Something didn’t seem right to Laine Steenhagen about the case of mastitis she had.
It went away after taking antibiotics, then came back three weeks later. Two weeks later, she got it again. She stopped breastfeeding her 6-month-old daughter. A month later, the mastitis returned. Then she found a firm area on her breast, followed by pink discharge that kept getting darker.
Two ultrasounds and three rounds of antibiotics later, in September 2011, a biopsy showed results that surprised even her doctors—breast cancer. She was 30 years old with no family history of breast cancer. Her daughter had just turned 1.
‘Be an advocate’
Now, five years later, Steenhagen is cancer-free and living with a sense of relief she hasn’t felt in years. Doctors have told her the form of cancer she had is unlikely to come back after five years.
“Up to this point, I was like, ‘When is the other shoe going to drop? When is this going to happen?” Steenhagen said.
She looks back on those days with a message for other women.
“You really have to be your own advocate when your body is not in the box of normal medical stuff,” she said. “If you know something’s not right, even if you don’t know what it is, keep asking. If needed, get a second, or third, opinion.”
Steenhagen, of Portage, Michigan, did just that when the results of her first fine needle biopsy showed stage 0, maybe stage 1, cancer. She sought a second opinion at Spectrum Health Cancer Center, where she had a core biopsy in addition to her previous needle biopsy. It came back positive that the cancer has spread to her lymph node.
“I went from a stage 0 to a stage 3 just because I got that second opinion,” Steenhagen said.
The mastitis turned out to be a blessing in disguise. Without her milk getting clogged where the cancer was, it might have taken longer to discover the symptoms, she said. Her form of cancer, invasive ductal carcinoma, sometimes called infiltrating ductal carcinoma, is the most common type of breast cancer, representing about 80 percent of all breast cancer cases.
A young woman’s best line of defense against breast cancer is monthly self breast exams, especially if she has no family history or other factors pre-disposing her to cancer that often call for earlier or additional screening.
‘This is not forever’
Steenhagen started chemotherapy in October 2011—six rounds every three weeks for a total of five months.
In February 2012, she had a double mastectomy with reconstruction. In May and June, she endured 33 rounds of radiation. She also got intravenous injections of Herceptin every three weeks for a year. Then, in November she had a final reconstructive surgery to remove tissue expanders and insert silicone implants.
Her colleagues at St. Joseph County Intermediate School District, where she works as an occupational therapist, donated 60 sick days to help her get through the school year.
Her husband, Ian, turned into “Mr. Mom,” she said, helping to care for baby Nora. Family, friends and coworkers provided tremendous support.
“I’m a pretty stubborn person, I guess. You do have pity parties for yourself, but mostly, it was just, this is what I have to go through. It sucks, but I never did the ‘why me,’” Steenhagen said. “I drew the short straw, but this is not forever. I am going to get through this.”
It was not forever, and Steenhagen got the biggest reminder of that in 2013, when, despite doctors telling her she might never have any more children, she found out she was pregnant. Steenhagen opted not to harvest eggs before starting chemotherapy, as it felt to her like too much on top of already dealing with treatment.
She cried when she found out, worried because the literature about Herceptin said she should not get pregnant until six months to a year after stopping the medication. It had been five months.
“I was nervous because of that. I was nervous because maybe I could get pregnant, but not stay pregnant,” she said.

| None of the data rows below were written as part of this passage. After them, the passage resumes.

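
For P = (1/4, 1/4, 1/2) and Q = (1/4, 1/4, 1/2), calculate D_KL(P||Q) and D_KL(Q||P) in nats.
D_KL(P||Q) = 0.0000, D_KL(Q||P) = 0.0000

KL divergence is not symmetric: D_KL(P||Q) ≠ D_KL(Q||P) in general.

D_KL(P||Q) = 0.0000 nats
D_KL(Q||P) = 0.0000 nats

In this case they happen to be equal (to 4 decimal places).

This asymmetry is why KL divergence is not a true distance metric.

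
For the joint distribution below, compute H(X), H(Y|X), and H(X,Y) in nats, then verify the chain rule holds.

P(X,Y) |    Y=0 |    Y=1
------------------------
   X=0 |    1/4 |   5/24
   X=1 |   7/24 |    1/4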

After her first trimester, she started to get excited. On Nov. 13, 2013, a healthy baby girl, Lydia, arrived—not without drama. Her labor quickly progressed at home from contractions 10 minutes apart to one big contraction, she said.

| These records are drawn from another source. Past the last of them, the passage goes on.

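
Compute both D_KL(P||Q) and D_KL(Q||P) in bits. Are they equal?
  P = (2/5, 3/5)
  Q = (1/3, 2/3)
D_KL(P||Q) = 0.0140, D_KL(Q||P) = 0.0137

KL divergence is not symmetric: D_KL(P||Q) ≠ D_KL(Q||P) in general.

D_KL(P||Q) = 0.0140 bits
D_KL(Q||P) = 0.0137 bits

No, they are not equal!

This asymmetry is why KL divergence is not a true distance metric.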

“My water broke at the same time her head was coming out,” Steenhagen said. “My husband had to catch her.”
So when she learned she was pregnant a third time, with another girl, she was determined to make it to the hospital for this delivery.
“The big joke was if we were going to be in the hospital this time,” she said. “After my first contraction, I said, I am going to the hospital, and I am not leaving.”

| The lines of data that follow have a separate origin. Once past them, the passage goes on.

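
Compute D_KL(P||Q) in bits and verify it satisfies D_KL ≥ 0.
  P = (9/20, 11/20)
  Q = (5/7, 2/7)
0.2197 bits

KL divergence satisfies the Gibbs inequality: D_KL(P||Q) ≥ 0 for all distributions P, Q.

D_KL(P||Q) = Σ p(x) log(p(x)/q(x))
Term by term:
  x=0: 9/20 × log_2[(9/20)/(5/7)] = -0.3000
  x=1: 11/20 × log_2[(11/20)/(2/7)] = 0.5197
D_KL(P||Q) = 0.2197 bits

D_KL(P||Q) = 0.2197 ≥ 0 ✓

This non-negativity is a fundamental property: relative entropy cannot be negative because it measures how different Q is from P.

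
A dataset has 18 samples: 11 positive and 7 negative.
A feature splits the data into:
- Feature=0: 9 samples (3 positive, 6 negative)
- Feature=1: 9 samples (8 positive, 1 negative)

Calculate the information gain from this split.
0.2533 bits

Information Gain = H(Y) - H(Y|Feature)

Before split:
P(positive) = 11/18 = 0.6111
H(Y) = 0.9641 bits

After split:
Feature=0: H = 0.9183 bits (weight = 9/18)
Feature=1: H = 0.5033 bits (weight = 9/18)
H(Y|Feature) = (9/18)×0.9183 + (9/18)×0.5033 = 0.7108 bits

Information Gain = 0.9641 - 0.7108 = 0.2533 bits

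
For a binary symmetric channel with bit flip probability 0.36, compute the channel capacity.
0.0573 bits

For a binary symmetric channel (BSC) with error probability p:
Capacity C = 1 - H(p) bits per symbol

where H(p) = -p log₂(p) - (1-p) log₂(1-p) is the binary entropy function.

H(0.36) = 0.9427 bits
C = 1 - 0.9427 = 0.0573 bits per symbol

This means we can reliably transmit up to 0.0573 bits of information per channel use.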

Her husband joked that he knew how to deliver a baby now, and he would be fine as long as it didn’t happen along the side of the road.
On July 27, baby Vivian was born on the side of the road—near the junction of interstates 131 and 94 in Kalamazoo. Steenhagen’s labor had come on suddenly, with contractions one minute apart. It was 1 a.m. and the couple quickly called her mother-in-law, who lived 20 minutes away.
Her water broke as they pulled out of the driveway, and about five minutes down the road, she had one big contraction and felt the urge to push.
“I just calmly said, ‘You need to pull over,’” she said. “My husband ran around the side, and two pushes later, she was out. My labor was 30 minutes start to finish.”
When the paramedics arrived, they asked her and her husband if they could believe this was happening.
She replied, “Yes, I can. If you only knew my life.”